Aramızdaki sessizliği bölen tek şey mutfaktaki annemin mırıldandığı şarkıydı. Aklıma gelenle yerimde kıpırdandım.
"Aç mısın?" Gece yere çevirdiği başını ilk bana çevirdi, sonrada yana yatırdı.
"Sana sormak lazım, aç mısın?" Doğru. Buna alışmam biraz uzun sürecekti sanırım.
"Biraz." diye yanıtladım.
"Bende biraz." diye karşılık verdi gülerek. Ama bu sefer aklıma başka bir soru takıldı.
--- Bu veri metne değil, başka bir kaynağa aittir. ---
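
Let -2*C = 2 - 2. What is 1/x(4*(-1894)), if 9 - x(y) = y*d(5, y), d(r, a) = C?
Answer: ⅑ ≈ 0.11111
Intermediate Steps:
C = 0 (C = -(2 - 2)/2 = -½*0 = 0)
d(r, a) = 0
x(y) = 9 (x(y) = 9 - y*0 = 9 - 1*0 = 9 + 0 = 9)
1/x(4*(-1894)) = 1/9 = ⅑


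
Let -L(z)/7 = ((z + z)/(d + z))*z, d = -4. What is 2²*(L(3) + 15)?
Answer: 564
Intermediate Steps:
L(z) = -14*z²/(-4 + z) (L(z) = -7*(z + z)/(-4 + z)*z = -7*(2*z)/(-4 + z)*z = -7*2*z/(-4 + z)*z = -14*z²/(-4 + z))
2²*(L(3) + 15) = 2²*(-14*3²/(-4 + 3) + 15) = 4*(-14*9/(-1) + 15) = 4*(-14*9*(-1) + 15) = 4*(126 + 15) = 4*141 = 564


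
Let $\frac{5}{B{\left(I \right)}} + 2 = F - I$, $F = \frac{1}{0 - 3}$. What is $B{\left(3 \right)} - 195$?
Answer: $- \frac{3135}{16} \approx -195.94$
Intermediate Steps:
$F = - \frac{1}{3}$ ($F = \frac{1}{-3} = - \frac{1}{3} \approx -0.33333$)
$B{\left(I \right)} = \frac{5}{- \frac{7}{3} - I}$ ($B{\left(I \right)} = \frac{5}{-2 - \left(\frac{1}{3} + I\right)} = \frac{5}{- \frac{7}{3} - I}$)
$B{\left(3 \right)} - 195 = - \frac{15}{7 + 3 \cdot 3} - 195 = - \frac{15}{7 + 9} - 195 = - \frac{15}{16} - 195 = - \frac{3135}{16}$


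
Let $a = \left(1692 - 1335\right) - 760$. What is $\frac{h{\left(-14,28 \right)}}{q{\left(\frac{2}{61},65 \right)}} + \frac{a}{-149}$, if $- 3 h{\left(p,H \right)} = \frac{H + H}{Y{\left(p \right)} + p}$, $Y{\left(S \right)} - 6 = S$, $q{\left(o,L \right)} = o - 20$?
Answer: $\frac{1138835}{427779} \approx 2.6622$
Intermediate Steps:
$q{\left(o,L \right)} = -20 + o$
$Y{\left(S \right)} = 6 + S$
$h{\left(p,H \right)} = - \frac{2 H}{3 \left(6 + 2 p\right)}$ ($h{\left(p,H \right)} = - \frac{\left(H + H\right) \frac{1}{\left(6 + p\right) + p}}{3} = - \frac{2 H \frac{1}{6 + 2 p}}{3} = - \frac{2 H}{3 \left(6 + 2 p\right)}$)
$a = -403$ ($a = 357 - 760 = -403$)
$\frac{h{\left(-14,28 \right)}}{q{\left(\frac{2}{61},65 \right)}} + \frac{a}{-149} = \frac{\left(-1\right) 28 \frac{1}{9 + 3 \left(-14\right)}}{-20 + \frac{2}{61}} - \frac{403}{-149} = \frac{\left(-1\right) 28 \frac{1}{9 - 42}}{-20 + 2 \cdot \frac{1}{61}} - - \frac{403}{149} = \frac{\left(-1\right) 28 \frac{1}{-33}}{-20 + \frac{2}{61}} + \frac{403}{149} = \frac{\left(-1\right) 28 \left(- \frac{1}{33}\right)}{- \frac{1218}{61}} + \frac{403}{149} = \frac{28}{33} \left(- \frac{61}{1218}\right) + \frac{403}{149} = - \frac{122}{2871} + \frac{403}{149} = \frac{1138835}{427779}$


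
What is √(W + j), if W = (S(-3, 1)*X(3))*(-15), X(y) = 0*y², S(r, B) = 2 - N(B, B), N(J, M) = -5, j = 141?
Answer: √141 ≈ 11.874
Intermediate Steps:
S(r, B) = 7 (S(r, B) = 2 - 1*(-5) = 2 + 5 = 7)
X(y) = 0
W = 0 (W = (7*0)*(-15) = 0*(-15) = 0)
√(W + j) = √(0 + 141) = √141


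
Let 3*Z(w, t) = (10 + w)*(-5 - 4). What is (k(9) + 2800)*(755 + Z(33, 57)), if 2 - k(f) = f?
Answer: 1748418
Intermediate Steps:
k(f) = 2 - f
Z(w, t) = -30 - 3*w (Z(w, t) = ((10 + w)*(-5 - 4))/3 = ((10 + w)*(-9))/3 = (-90 - 9*w)/3 = -30 - 3*w)
(k(9) + 2800)*(755 + Z(33, 57)) = ((2 - 1*9) + 2800)*(755 + (-30 - 3*33)) = ((2 - 9) + 2800)*(755 + (-30 - 99)) = (-7 + 2800)*(755 - 129) = 2793*626 = 1748418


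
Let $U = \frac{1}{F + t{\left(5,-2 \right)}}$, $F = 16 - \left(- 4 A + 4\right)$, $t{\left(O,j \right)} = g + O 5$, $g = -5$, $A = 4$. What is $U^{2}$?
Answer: $\frac{1}{2304} \approx 0.00043403$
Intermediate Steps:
$t{\left(O,j \right)} = -5 + 5 O$ ($t{\left(O,j \right)} = -5 + O 5 = -5 + 5 O$)
$F = 28$ ($F = 16 - \left(\left(-4\right) 4 + 4\right) = 16 - \left(-16 + 4\right) = 16 - -12 = 16 + 12 = 28$)
$U = \frac{1}{48}$ ($U = \frac{1}{28 + \left(-5 + 5 \cdot 5\right)} = \frac{1}{28 + \left(-5 + 25\right)} = \frac{1}{28 + 20} = \frac{1}{48} \approx 0.020833$)
$U^{2} = \left(\frac{1}{48}\right)^{2} = \frac{1}{2304}$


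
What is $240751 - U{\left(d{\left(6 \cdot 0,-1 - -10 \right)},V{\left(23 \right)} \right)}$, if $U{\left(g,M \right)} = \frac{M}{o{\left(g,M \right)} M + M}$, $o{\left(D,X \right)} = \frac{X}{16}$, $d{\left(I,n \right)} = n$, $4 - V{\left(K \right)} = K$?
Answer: $\frac{722269}{3} \approx 2.4076 \cdot 10^{5}$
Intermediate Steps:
$V{\left(K \right)} = 4 - K$
$o{\left(D,X \right)} = \frac{X}{16}$ ($o{\left(D,X \right)} = X \frac{1}{16} = \frac{X}{16}$)
$U{\left(g,M \right)} = \frac{M}{M + \frac{M^{2}}{16}}$ ($U{\left(g,M \right)} = \frac{M}{\frac{M}{16} M + M} = \frac{M}{\frac{M^{2}}{16} + M} = \frac{M}{M + \frac{M^{2}}{16}}$)
$240751 - U{\left(d{\left(6 \cdot 0,-1 - -10 \right)},V{\left(23 \right)} \right)} = 240751 - \frac{16}{16 + \left(4 - 23\right)} = 240751 - \frac{16}{16 - 19} = 240751 - \frac{16}{-3} = 240751 - 16 \left(- \frac{1}{3}\right) = 240751 - - \frac{16}{3} = 240751 + \frac{16}{3} = \frac{722269}{3}$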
"Peki ben yediğimde sende doyuyor musun?"
"Gariptir ki hayır. Açlığını hissediyırum ama tokluğunu hissedemiyorum. Garip bir şey işte." Anladığımı gösteren şekilde başımı salladım.
"Peki benim yediğim herşeyi yiyebiliyor musun? Pizza mesela?"
"Gene hayır. Sadece ufalanmış ekmek yiyebiliyorum sanırım." Kaşlarımı çattım.
"Neden sanırım? Daha önce hiç yemedin mi?" Gece gözlerini kıstı.
"Dün tanıştığımız için ve dünden beri hiçbir şey yemediğin için teknik olarak hayır." Her kelimesinde kafam daha çok karışsada düşünmemeye karar verdim. Düşünürsem kafayı yerdim çünkü.

Şimdiye kadar yememişim gibi.

"Bekle o zaman." Dedim ve idamdan çıkıp mutfağa ilerledim. Annem artık mutfakta olmadığı için işim daha kolaynolacaktı. Herhangi bir açıklama yapmayacağım için.